CD-R media come in a variety of colors, but you’ll find that DVD-R only come in purple. Why is that?
DVD-R (DVD Recordable) are produced entirely differently than retail DVDs (movies and games) you can buy at the store. Store bought discs are produced through a process called replication.
In the replication process, information is stamped on to a metalized dye layer from a “glass master” disc. The dye layer is then sandwiched between two paper-thin pieces of high strength polycarbonate for protection. The silver color of a retail DVD is the result of this reflective dye seen through the polycarbonate. The two pieces of polycarbonate plastic also give the DVD its thickness and protects it from scratches—an ideal feature for retail discs that will see lots of wear and tear.
Replication is expensive, however, which can be mitigated by producing high quantity batches (again, a boon for retail). Many replication facilities will not accept jobs smaller than two or five thousand pieces. Replication is best for high volume disc production.

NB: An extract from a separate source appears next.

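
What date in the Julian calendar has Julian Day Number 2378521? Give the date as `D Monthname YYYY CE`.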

DVD-R discs are purple because of the Azo chemicals used in the production if its organic dye. A recordable DVD-R disc also contains a dye layer sandwiched between two layers of polycarbonate. However, the dye later does not contain any information yet. The organic dye mentioned earlier crystalizes at a known rate when exposed to a laser, when it is “burned.” The burned area of the disc will turn a slightly different color.
Blank CD-R media are available in a range of different colors like silver, green, gold, and black and often reflect on the quality of the disc. However, DVD-R only are available in purple dye.